My children went on. Two got music scholarships to their state secondaries. They all played in their school orchestras. They all achieved Grade 8, in a variety of instruments including voice. One, aged 9, won a Clive Gillinson Strings Bursary from the LSO and now 25, is studying for his Diploma on the violin. One sings with Edinburgh University Chamber Choir. One took his trumpet on a school band tour across Europe.
It is not too far-fetched to suggest that the cheap and cheerful Berry, my original honky-tonk upright, was the catalyst. With it, plus a powerful encouragement from state schools both primary and secondary, my children have been given a ticket to live their lives connected to music.

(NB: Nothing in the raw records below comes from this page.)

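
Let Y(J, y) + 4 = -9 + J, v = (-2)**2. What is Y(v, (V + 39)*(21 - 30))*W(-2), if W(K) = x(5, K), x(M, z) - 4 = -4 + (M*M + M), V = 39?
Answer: -270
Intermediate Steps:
v = 4
x(M, z) = M + M**2 (x(M, z) = 4 + (-4 + (M*M + M)) = 4 + (-4 + (M**2 + M)) = 4 + (-4 + (M + M**2)) = 4 + (-4 + M + M**2) = M + M**2)
W(K) = 30 (W(K) = 5*(1 + 5) = 5*6 = 30)
Y(J, y) = -13 + J (Y(J, y) = -4 + (-9 + J) = -13 + J)
Y(v, (V + 39)*(21 - 30))*W(-2) = (-13 + 4)*30 = -9*30 = -270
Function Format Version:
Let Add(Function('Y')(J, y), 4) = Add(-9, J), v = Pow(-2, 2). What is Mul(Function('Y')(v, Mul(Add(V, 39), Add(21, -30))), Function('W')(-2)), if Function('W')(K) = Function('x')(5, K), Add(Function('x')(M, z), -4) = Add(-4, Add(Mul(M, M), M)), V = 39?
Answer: -270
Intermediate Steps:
v = 4
Function('x')(M, z) = Add(M, Pow(M, 2)) (Function('x')(M, z) = Add(4, Add(-4, Add(Mul(M, M), M))) = Add(4, Add(-4, Add(Pow(M, 2), M))) = Add(4, Add(-4, Add(M, Pow(M, 2)))) = Add(4, Add(-4, M, Pow(M, 2))) = Add(M, Pow(M, 2)))
Function('W')(K) = 30 (Function('W')(K) = Mul(5, Add(1, 5)) = Mul(5, 6) = 30)
Function('Y')(J, y) = Add(-13, J) (Function('Y')(J, y) = Add(-4, Add(-9, J)) = Add(-13, J))
Mul(Function('Y')(v, Mul(Add(V, 39), Add(21, -30))), Function('W')(-2)) = Mul(Add(-13, 4), 30) = Mul(-9, 30) = -270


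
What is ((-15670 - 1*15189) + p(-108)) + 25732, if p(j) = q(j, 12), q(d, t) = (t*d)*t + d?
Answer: -20787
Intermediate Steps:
q(d, t) = d + d*t² (q(d, t) = (d*t)*t + d = d*t² + d = d + d*t²)
p(j) = 145*j (p(j) = j*(1 + 12²) = j*(1 + 144) = j*145 = 145*j)
((-15670 - 1*15189) + p(-108)) + 25732 = ((-15670 - 1*15189) + 145*(-108)) + 25732 = ((-15670 - 15189) - 15660) + 25732 = (-30859 - 15660) + 25732 = -46519 + 25732 = -20787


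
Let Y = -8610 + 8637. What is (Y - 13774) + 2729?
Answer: -11018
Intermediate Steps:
Y = 27
(Y - 13774) + 2729 = (27 - 13774) + 2729 = -13747 + 2729 = -11018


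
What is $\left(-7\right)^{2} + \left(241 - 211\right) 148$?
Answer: $4489$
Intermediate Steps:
$\left(-7\right)^{2} + \left(241 - 211\right) 148 = 49 + 30 \cdot 148 = 49 + 4440 = 4489$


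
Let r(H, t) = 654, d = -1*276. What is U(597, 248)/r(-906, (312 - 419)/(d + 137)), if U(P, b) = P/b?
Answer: 199/54064 ≈ 0.0036808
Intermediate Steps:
d = -276
U(597, 248)/r(-906, (312 - 419)/(d + 137)) = (597/248)/654 = (597*(1/248))*(1/654) = (597/248)*(1/654) = 199/54064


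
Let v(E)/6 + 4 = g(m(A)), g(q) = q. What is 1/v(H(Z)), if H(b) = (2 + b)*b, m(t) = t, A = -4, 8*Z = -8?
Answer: -1/48 ≈ -0.020833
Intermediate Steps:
Z = -1 (Z = (⅛)*(-8) = -1)
H(b) = b*(2 + b)
v(E) = -48 (v(E) = -24 + 6*(-4) = -24 - 24 = -48)
1/v(H(Z)) = 1/(-48) = -1/48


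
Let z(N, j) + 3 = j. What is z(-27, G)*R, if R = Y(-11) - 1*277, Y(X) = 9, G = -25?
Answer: 7504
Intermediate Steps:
z(N, j) = -3 + j
R = -268 (R = 9 - 1*277 = 9 - 277 = -268)
z(-27, G)*R = (-3 - 25)*(-268) = -28*(-268) = 7504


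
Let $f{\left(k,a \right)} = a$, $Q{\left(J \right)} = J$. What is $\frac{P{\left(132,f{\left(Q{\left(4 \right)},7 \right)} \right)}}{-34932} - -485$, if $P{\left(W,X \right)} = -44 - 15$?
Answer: $\frac{16942079}{34932} \approx 485.0$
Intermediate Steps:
$P{\left(W,X \right)} = -59$
$\frac{P{\left(132,f{\left(Q{\left(4 \right)},7 \right)} \right)}}{-34932} - -485 = - \frac{59}{-34932} - -485 = \left(-59\right) \left(- \frac{1}{34932}\right) + 485 = \frac{59}{34932} + 485 = \frac{16942079}{34932}$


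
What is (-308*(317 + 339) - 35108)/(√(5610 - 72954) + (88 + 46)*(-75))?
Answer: 198618150/8422487 + 79052*I*√4209/8422487 ≈ 23.582 + 0.60892*I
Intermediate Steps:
(-308*(317 + 339) - 35108)/(√(5610 - 72954) + (88 + 46)*(-75)) = (-308*656 - 35108)/(√(-67344) + 134*(-75)) = (-202048 - 35108)/(4*I*√4209 - 10050) = -237156/(-10050 + 4*I*√4209)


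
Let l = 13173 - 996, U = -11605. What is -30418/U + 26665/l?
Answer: 61804301/12846735 ≈ 4.8109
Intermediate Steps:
l = 12177
-30418/U + 26665/l = -30418/(-11605) + 26665/12177 = -30418*(-1/11605) + 26665*(1/12177) = 30418/11605 + 26665/12177 = 61804301/12846735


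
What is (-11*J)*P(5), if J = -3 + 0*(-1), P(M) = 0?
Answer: 0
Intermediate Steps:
J = -3 (J = -3 + 0 = -3)
(-11*J)*P(5) = -11*(-3)*0 = 33*0 = 0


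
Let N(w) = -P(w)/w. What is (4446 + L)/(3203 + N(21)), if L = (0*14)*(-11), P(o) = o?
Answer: 2223/1601 ≈ 1.3885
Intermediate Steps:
L = 0 (L = 0*(-11) = 0)
N(w) = -1 (N(w) = -w/w = -1*1 = -1)
(4446 + L)/(3203 + N(21)) = (4446 + 0)/(3203 - 1) = 4446/3202 = 4446*(1/3202) = 2223/1601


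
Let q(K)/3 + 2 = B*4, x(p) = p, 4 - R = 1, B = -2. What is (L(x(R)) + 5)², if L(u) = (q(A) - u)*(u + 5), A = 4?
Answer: 67081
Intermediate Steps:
R = 3 (R = 4 - 1*1 = 4 - 1 = 3)
q(K) = -30 (q(K) = -6 + 3*(-2*4) = -6 + 3*(-8) = -6 - 24 = -30)
L(u) = (-30 - u)*(5 + u) (L(u) = (-30 - u)*(u + 5) = (-30 - u)*(5 + u))
(L(x(R)) + 5)² = ((-150 - 1*3² - 35*3) + 5)² = ((-150 - 1*9 - 105) + 5)² = ((-150 - 9 - 105) + 5)² = (-264 + 5)² = (-259)² = 67081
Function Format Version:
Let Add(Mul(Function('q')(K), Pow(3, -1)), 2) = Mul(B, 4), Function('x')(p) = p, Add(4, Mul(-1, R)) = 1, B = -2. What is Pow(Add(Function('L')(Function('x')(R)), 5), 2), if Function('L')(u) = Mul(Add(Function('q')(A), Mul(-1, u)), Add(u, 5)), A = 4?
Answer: 67081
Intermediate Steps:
R = 3 (R = Add(4, Mul(-1, 1)) = Add(4, -1) = 3)
Function('q')(K) = -30 (Function('q')(K) = Add(-6, Mul(3, Mul(-2, 4))) = Add(-6, Mul(3, -8)) = Add(-6, -24) = -30)
Function('L')(u) = Mul(Add(-30, Mul(-1, u)), Add(5, u)) (Function('L')(u) = Mul(Add(-30, Mul(-1, u)), Add(u, 5)) = Mul(Add(-30, Mul(-1, u)), Add(5, u)))
Pow(Add(Function('L')(Function('x')(R)), 5), 2) = Pow(Add(Add(-150, Mul(-1, Pow(3, 2)), Mul(-35, 3)), 5), 2) = Pow(Add(Add(-150, Mul(-1, 9), -105), 5), 2) = Pow(Add(Add(-150, -9, -105), 5), 2) = Pow(Add(-264, 5), 2) = Pow(-259, 2) = 67081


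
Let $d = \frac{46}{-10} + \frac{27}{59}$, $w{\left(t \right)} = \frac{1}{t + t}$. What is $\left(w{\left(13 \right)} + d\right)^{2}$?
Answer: $\frac{990801529}{58828900} \approx 16.842$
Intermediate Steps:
$w{\left(t \right)} = \frac{1}{2 t}$
$d = - \frac{1222}{295}$ ($d = 46 \left(- \frac{1}{10}\right) + 27 \cdot \frac{1}{59} = - \frac{23}{5} + \frac{27}{59} = - \frac{1222}{295} \approx -4.1424$)
$\left(w{\left(13 \right)} + d\right)^{2} = \left(\frac{1}{2 \cdot 13} - \frac{1222}{295}\right)^{2} = \left(\frac{1}{2} \cdot \frac{1}{13} - \frac{1222}{295}\right)^{2} = \left(\frac{1}{26} - \frac{1222}{295}\right)^{2} = \left(- \frac{31477}{7670}\right)^{2} = \frac{990801529}{58828900}$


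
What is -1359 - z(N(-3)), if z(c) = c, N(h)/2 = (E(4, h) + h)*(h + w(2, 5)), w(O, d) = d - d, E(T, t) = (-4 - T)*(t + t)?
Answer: -1089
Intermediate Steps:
E(T, t) = 2*t*(-4 - T) (E(T, t) = (-4 - T)*(2*t) = 2*t*(-4 - T))
w(O, d) = 0
N(h) = -30*h**2 (N(h) = 2*((-2*h*(4 + 4) + h)*(h + 0)) = 2*((-2*h*8 + h)*h) = 2*((-16*h + h)*h) = 2*((-15*h)*h) = 2*(-15*h**2) = -30*h**2)
-1359 - z(N(-3)) = -1359 - (-30)*(-3)**2 = -1359 - (-30)*9 = -1359 - 1*(-270) = -1359 + 270 = -1089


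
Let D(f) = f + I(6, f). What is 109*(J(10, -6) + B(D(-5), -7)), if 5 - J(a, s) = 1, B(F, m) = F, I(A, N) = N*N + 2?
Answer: 2834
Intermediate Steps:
I(A, N) = 2 + N² (I(A, N) = N² + 2 = 2 + N²)
D(f) = 2 + f + f² (D(f) = f + (2 + f²) = 2 + f + f²)
J(a, s) = 4 (J(a, s) = 5 - 1*1 = 5 - 1 = 4)
109*(J(10, -6) + B(D(-5), -7)) = 109*(4 + (2 - 5 + (-5)²)) = 109*(4 + (2 - 5 + 25)) = 109*(4 + 22) = 109*26 = 2834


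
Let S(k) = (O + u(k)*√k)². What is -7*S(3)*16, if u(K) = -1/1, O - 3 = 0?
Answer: -1344 + 672*√3 ≈ -180.06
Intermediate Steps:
O = 3 (O = 3 + 0 = 3)
u(K) = -1 (u(K) = -1*1 = -1)
S(k) = (3 - √k)²
-7*S(3)*16 = -7*(3 - √3)²*16 = -112*(3 - √3)²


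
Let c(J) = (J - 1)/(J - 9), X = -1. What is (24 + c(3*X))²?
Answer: 5329/9 ≈ 592.11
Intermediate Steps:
c(J) = (-1 + J)/(-9 + J)
(24 + c(3*X))² = (24 + (-1 + 3*(-1))/(-9 + 3*(-1)))² = (24 + (-1 - 3)/(-9 - 3))² = (24 - 4/(-12))² = (24 - 1/12*(-4))² = (24 + ⅓)² = (73/3)² = 5329/9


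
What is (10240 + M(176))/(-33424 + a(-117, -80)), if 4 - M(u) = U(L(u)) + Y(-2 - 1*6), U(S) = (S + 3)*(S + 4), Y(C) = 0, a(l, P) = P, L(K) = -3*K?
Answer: 33107/4188 ≈ 7.9052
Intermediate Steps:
U(S) = (3 + S)*(4 + S)
M(u) = -8 - 9*u**2 + 21*u (M(u) = 4 - ((12 + (-3*u)**2 + 7*(-3*u)) + 0) = 4 - ((12 + 9*u**2 - 21*u) + 0) = 4 - ((12 - 21*u + 9*u**2) + 0) = 4 - (12 - 21*u + 9*u**2) = 4 + (-12 - 9*u**2 + 21*u) = -8 - 9*u**2 + 21*u)
(10240 + M(176))/(-33424 + a(-117, -80)) = (10240 + (-8 - 9*176**2 + 21*176))/(-33424 - 80) = (10240 + (-8 - 9*30976 + 3696))/(-33504) = (10240 + (-8 - 278784 + 3696))*(-1/33504) = (10240 - 275096)*(-1/33504) = -264856*(-1/33504) = 33107/4188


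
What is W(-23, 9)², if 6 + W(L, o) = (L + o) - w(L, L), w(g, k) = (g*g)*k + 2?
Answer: 147501025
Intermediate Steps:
w(g, k) = 2 + k*g² (w(g, k) = g²*k + 2 = k*g² + 2 = 2 + k*g²)
W(L, o) = -8 + L + o - L³ (W(L, o) = -6 + ((L + o) - (2 + L*L²)) = -6 + ((L + o) - (2 + L³)) = -6 + ((L + o) + (-2 - L³)) = -6 + (-2 + L + o - L³) = -8 + L + o - L³)
W(-23, 9)² = (-8 - 23 + 9 - 1*(-23)³)² = (-8 - 23 + 9 - 1*(-12167))² = (-8 - 23 + 9 + 12167)² = 12145² = 147501025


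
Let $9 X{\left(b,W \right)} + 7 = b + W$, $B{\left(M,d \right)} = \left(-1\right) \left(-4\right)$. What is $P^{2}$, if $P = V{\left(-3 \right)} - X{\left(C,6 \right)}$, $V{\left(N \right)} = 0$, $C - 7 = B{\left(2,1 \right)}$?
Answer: $\frac{100}{81} \approx 1.2346$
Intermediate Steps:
$B{\left(M,d \right)} = 4$
$C = 11$ ($C = 7 + 4 = 11$)
$X{\left(b,W \right)} = - \frac{7}{9} + \frac{W}{9} + \frac{b}{9}$ ($X{\left(b,W \right)} = - \frac{7}{9} + \frac{b + W}{9} = - \frac{7}{9} + \frac{W + b}{9} = - \frac{7}{9} + \left(\frac{W}{9} + \frac{b}{9}\right) = - \frac{7}{9} + \frac{W}{9} + \frac{b}{9}$)
$P = - \frac{10}{9}$ ($P = 0 - \left(- \frac{7}{9} + \frac{1}{9} \cdot 6 + \frac{1}{9} \cdot 11\right) = 0 - \left(- \frac{7}{9} + \frac{2}{3} + \frac{11}{9}\right) = 0 - \frac{10}{9} = - \frac{10}{9} \approx -1.1111$)
$P^{2} = \left(- \frac{10}{9}\right)^{2} = \frac{100}{81}$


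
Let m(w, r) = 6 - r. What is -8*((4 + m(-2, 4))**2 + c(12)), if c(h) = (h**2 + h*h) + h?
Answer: -2688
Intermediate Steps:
c(h) = h + 2*h**2 (c(h) = (h**2 + h**2) + h = 2*h**2 + h = h + 2*h**2)
-8*((4 + m(-2, 4))**2 + c(12)) = -8*((4 + (6 - 1*4))**2 + 12*(1 + 2*12)) = -8*((4 + (6 - 4))**2 + 12*(1 + 24)) = -8*((4 + 2)**2 + 12*25) = -8*(6**2 + 300) = -8*(36 + 300) = -8*336 = -2688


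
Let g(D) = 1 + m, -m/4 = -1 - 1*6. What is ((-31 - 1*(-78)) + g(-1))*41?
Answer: 3116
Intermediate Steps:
m = 28 (m = -4*(-1 - 1*6) = -4*(-1 - 6) = -4*(-7) = 28)
g(D) = 29 (g(D) = 1 + 28 = 29)
((-31 - 1*(-78)) + g(-1))*41 = ((-31 - 1*(-78)) + 29)*41 = ((-31 + 78) + 29)*41 = (47 + 29)*41 = 76*41 = 3116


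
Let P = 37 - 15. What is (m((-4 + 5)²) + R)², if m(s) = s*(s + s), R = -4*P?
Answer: 7396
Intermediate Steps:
P = 22
R = -88 (R = -4*22 = -88)
m(s) = 2*s² (m(s) = s*(2*s) = 2*s²)
(m((-4 + 5)²) + R)² = (2*((-4 + 5)²)² - 88)² = (2*(1²)² - 88)² = (2*1² - 88)² = (2*1 - 88)² = (2 - 88)² = (-86)² = 7396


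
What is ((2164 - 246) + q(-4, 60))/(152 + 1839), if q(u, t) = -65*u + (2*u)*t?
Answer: 1698/1991 ≈ 0.85284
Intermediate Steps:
q(u, t) = -65*u + 2*t*u
((2164 - 246) + q(-4, 60))/(152 + 1839) = ((2164 - 246) - 4*(-65 + 2*60))/(152 + 1839) = (1918 - 4*(-65 + 120))/1991 = (1918 - 4*55)*(1/1991) = (1918 - 220)*(1/1991) = 1698*(1/1991) = 1698/1991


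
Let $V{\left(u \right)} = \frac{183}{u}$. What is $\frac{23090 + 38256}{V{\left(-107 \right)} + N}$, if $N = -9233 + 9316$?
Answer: $\frac{3282011}{4349} \approx 754.66$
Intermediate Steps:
$N = 83$
$\frac{23090 + 38256}{V{\left(-107 \right)} + N} = \frac{23090 + 38256}{\frac{183}{-107} + 83} = \frac{61346}{183 \left(- \frac{1}{107}\right) + 83} = \frac{61346}{- \frac{183}{107} + 83} = \frac{61346}{\frac{8698}{107}} = 61346 \cdot \frac{107}{8698} = \frac{3282011}{4349}$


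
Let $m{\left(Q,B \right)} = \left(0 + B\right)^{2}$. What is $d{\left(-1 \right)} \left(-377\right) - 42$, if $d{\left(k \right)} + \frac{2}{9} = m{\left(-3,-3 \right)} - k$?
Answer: $- \frac{33554}{9} \approx -3728.2$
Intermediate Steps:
$m{\left(Q,B \right)} = B^{2}$
$d{\left(k \right)} = \frac{79}{9} - k$ ($d{\left(k \right)} = - \frac{2}{9} - \left(-9 + k\right) = \frac{79}{9} - k$)
$d{\left(-1 \right)} \left(-377\right) - 42 = \left(\frac{79}{9} - -1\right) \left(-377\right) - 42 = \left(\frac{79}{9} + 1\right) \left(-377\right) + \left(-99 + 57\right) = \frac{88}{9} \left(-377\right) - 42 = - \frac{33176}{9} - 42 = - \frac{33554}{9}$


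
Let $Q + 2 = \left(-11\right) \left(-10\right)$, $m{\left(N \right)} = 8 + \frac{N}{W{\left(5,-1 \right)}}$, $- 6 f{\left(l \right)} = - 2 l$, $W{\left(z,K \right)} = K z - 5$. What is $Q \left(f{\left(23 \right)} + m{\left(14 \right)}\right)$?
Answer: $\frac{7704}{5} \approx 1540.8$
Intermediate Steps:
$W{\left(z,K \right)} = -5 + K z$
$f{\left(l \right)} = \frac{l}{3}$ ($f{\left(l \right)} = - \frac{\left(-2\right) l}{6} = \frac{l}{3}$)
$m{\left(N \right)} = 8 - \frac{N}{10}$ ($m{\left(N \right)} = 8 + \frac{N}{-5 - 5} = 8 + \frac{N}{-10} = 8 + N \left(- \frac{1}{10}\right) = 8 - \frac{N}{10}$)
$Q = 108$ ($Q = -2 - -110 = -2 + 110 = 108$)
$Q \left(f{\left(23 \right)} + m{\left(14 \right)}\right) = 108 \left(\frac{1}{3} \cdot 23 + \left(8 - \frac{7}{5}\right)\right) = 108 \left(\frac{23}{3} + \left(8 - \frac{7}{5}\right)\right) = 108 \left(\frac{23}{3} + \frac{33}{5}\right) = 108 \cdot \frac{214}{15} = \frac{7704}{5}$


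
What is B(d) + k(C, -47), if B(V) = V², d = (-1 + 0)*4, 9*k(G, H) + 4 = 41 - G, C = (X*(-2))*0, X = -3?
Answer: 181/9 ≈ 20.111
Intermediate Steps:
C = 0 (C = -3*(-2)*0 = 6*0 = 0)
k(G, H) = 37/9 - G/9 (k(G, H) = -4/9 + (41 - G)/9 = -4/9 + (41/9 - G/9) = 37/9 - G/9)
d = -4 (d = -1*4 = -4)
B(d) + k(C, -47) = (-4)² + (37/9 - ⅑*0) = 16 + (37/9 + 0) = 16 + 37/9 = 181/9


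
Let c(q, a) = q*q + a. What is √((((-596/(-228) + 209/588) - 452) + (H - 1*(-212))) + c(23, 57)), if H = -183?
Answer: √105690027/798 ≈ 12.883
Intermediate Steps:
c(q, a) = a + q² (c(q, a) = q² + a = a + q²)
√((((-596/(-228) + 209/588) - 452) + (H - 1*(-212))) + c(23, 57)) = √((((-596/(-228) + 209/588) - 452) + (-183 - 1*(-212))) + (57 + 23²)) = √((((-596*(-1/228) + 209*(1/588)) - 452) + (-183 + 212)) + (57 + 529)) = √((((149/57 + 209/588) - 452) + 29) + 586) = √(((33175/11172 - 452) + 29) + 586) = √((-5016569/11172 + 29) + 586) = √(-4692581/11172 + 586) = √(1854211/11172) = √105690027/798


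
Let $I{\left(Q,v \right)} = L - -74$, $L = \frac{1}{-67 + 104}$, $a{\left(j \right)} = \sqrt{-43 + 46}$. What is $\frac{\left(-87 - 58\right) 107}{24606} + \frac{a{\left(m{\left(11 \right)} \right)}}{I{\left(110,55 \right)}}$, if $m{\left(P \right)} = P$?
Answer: $- \frac{15515}{24606} + \frac{37 \sqrt{3}}{2739} \approx -0.60714$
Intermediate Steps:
$a{\left(j \right)} = \sqrt{3}$
$L = \frac{1}{37} \approx 0.027027$
$I{\left(Q,v \right)} = \frac{2739}{37}$ ($I{\left(Q,v \right)} = \frac{1}{37} - -74 = \frac{1}{37} + 74 = \frac{2739}{37}$)
$\frac{\left(-87 - 58\right) 107}{24606} + \frac{a{\left(m{\left(11 \right)} \right)}}{I{\left(110,55 \right)}} = \frac{\left(-87 - 58\right) 107}{24606} + \frac{\sqrt{3}}{\frac{2739}{37}} = \left(-145\right) 107 \cdot \frac{1}{24606} + \sqrt{3} \cdot \frac{37}{2739} = \left(-15515\right) \frac{1}{24606} + \frac{37 \sqrt{3}}{2739} = - \frac{15515}{24606} + \frac{37 \sqrt{3}}{2739}$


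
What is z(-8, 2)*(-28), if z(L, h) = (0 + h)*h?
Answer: -112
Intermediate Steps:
z(L, h) = h**2 (z(L, h) = h*h = h**2)
z(-8, 2)*(-28) = 2**2*(-28) = 4*(-28) = -112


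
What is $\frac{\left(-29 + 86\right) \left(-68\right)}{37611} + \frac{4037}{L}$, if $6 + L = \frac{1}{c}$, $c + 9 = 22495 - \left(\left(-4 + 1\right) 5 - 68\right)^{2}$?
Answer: $- \frac{789514227445}{1173224997} \approx -672.94$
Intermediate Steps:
$c = 15597$ ($c = -9 + \left(22495 - \left(\left(-4 + 1\right) 5 - 68\right)^{2}\right) = -9 + \left(22495 - \left(\left(-3\right) 5 - 68\right)^{2}\right) = -9 + \left(22495 - \left(-15 - 68\right)^{2}\right) = -9 + \left(22495 - \left(-83\right)^{2}\right) = -9 + \left(22495 - 6889\right) = -9 + 15606 = 15597$)
$L = - \frac{93581}{15597}$ ($L = -6 + \frac{1}{15597} = - \frac{93581}{15597} \approx -5.9999$)
$\frac{\left(-29 + 86\right) \left(-68\right)}{37611} + \frac{4037}{L} = \frac{\left(-29 + 86\right) \left(-68\right)}{37611} + \frac{4037}{- \frac{93581}{15597}} = 57 \left(-68\right) \frac{1}{37611} + 4037 \left(- \frac{15597}{93581}\right) = \left(-3876\right) \frac{1}{37611} - \frac{62965089}{93581} = - \frac{1292}{12537} - \frac{62965089}{93581} = - \frac{789514227445}{1173224997}$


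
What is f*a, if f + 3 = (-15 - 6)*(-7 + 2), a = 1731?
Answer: 176562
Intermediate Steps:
f = 102 (f = -3 + (-15 - 6)*(-7 + 2) = -3 - 21*(-5) = -3 + 105 = 102)
f*a = 102*1731 = 176562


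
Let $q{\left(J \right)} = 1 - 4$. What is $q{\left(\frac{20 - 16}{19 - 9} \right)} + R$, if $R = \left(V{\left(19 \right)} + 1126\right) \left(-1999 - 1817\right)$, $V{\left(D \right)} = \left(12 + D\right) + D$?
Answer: $-4487619$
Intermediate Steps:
$V{\left(D \right)} = 12 + 2 D$
$q{\left(J \right)} = -3$ ($q{\left(J \right)} = 1 - 4 = -3$)
$R = -4487616$ ($R = \left(\left(12 + 2 \cdot 19\right) + 1126\right) \left(-1999 - 1817\right) = \left(\left(12 + 38\right) + 1126\right) \left(-3816\right) = \left(50 + 1126\right) \left(-3816\right) = 1176 \left(-3816\right) = -4487616$)
$q{\left(\frac{20 - 16}{19 - 9} \right)} + R = -3 - 4487616 = -4487619$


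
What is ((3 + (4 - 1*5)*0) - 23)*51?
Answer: -1020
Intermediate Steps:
((3 + (4 - 1*5)*0) - 23)*51 = ((3 + (4 - 5)*0) - 23)*51 = ((3 - 1*0) - 23)*51 = ((3 + 0) - 23)*51 = (3 - 23)*51 = -20*51 = -1020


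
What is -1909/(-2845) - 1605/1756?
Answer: -1214021/4995820 ≈ -0.24301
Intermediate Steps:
-1909/(-2845) - 1605/1756 = -1909*(-1/2845) - 1605*1/1756 = 1909/2845 - 1605/1756 = -1214021/4995820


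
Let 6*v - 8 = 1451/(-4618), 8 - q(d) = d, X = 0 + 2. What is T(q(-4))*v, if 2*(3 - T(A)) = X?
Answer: 11831/4618 ≈ 2.5619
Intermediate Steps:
X = 2
q(d) = 8 - d
T(A) = 2 (T(A) = 3 - 1/2*2 = 3 - 1 = 2)
v = 11831/9236 (v = 4/3 + (1451/(-4618))/6 = 4/3 + (1451*(-1/4618))/6 = 4/3 + (1/6)*(-1451/4618) = 4/3 - 1451/27708 = 11831/9236 ≈ 1.2810)
T(q(-4))*v = 2*(11831/9236) = 11831/4618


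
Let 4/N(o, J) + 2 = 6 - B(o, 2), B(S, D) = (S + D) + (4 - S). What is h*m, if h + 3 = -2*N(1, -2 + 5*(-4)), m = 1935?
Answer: 1935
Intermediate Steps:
B(S, D) = 4 + D (B(S, D) = (D + S) + (4 - S) = 4 + D)
N(o, J) = -2 (N(o, J) = 4/(-2 + (6 - (4 + 2))) = 4/(-2 + (6 - 1*6)) = 4/(-2 + (6 - 6)) = 4/(-2 + 0) = 4/(-2) = 4*(-½) = -2)
h = 1 (h = -3 - 2*(-2) = -3 + 4 = 1)
h*m = 1*1935 = 1935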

And so it is only fair that the Berry is silent no longer. I put it on the local What’s App group and tomorrow morning a neighbour is coming to collect it. He has young children, and they are learning to play. I am overcome with nostalgia for days sitting beside my battered, dark brown companion with its remorselessly bright tone, taking my daughters through their scales, using a toy owl to illustrate how while major might be optimistic, the minor key always sounds a bit scary. But I am delighted that new sets of small hands will start picking, and then hopefully flowing, across its worn keys. Furthermore, this family happens to have the surname of Chopin. It was meant to be.
Music in primary schools - making music as fun and cool - yes and yes!
Every home and every child should have music. How fab that your old piano stimulated so much in the lives of your children. I started on an old upright that still sits in my mother’s home. And from that beginning a life of living and loving music one way or another has followed. Thanks for this post!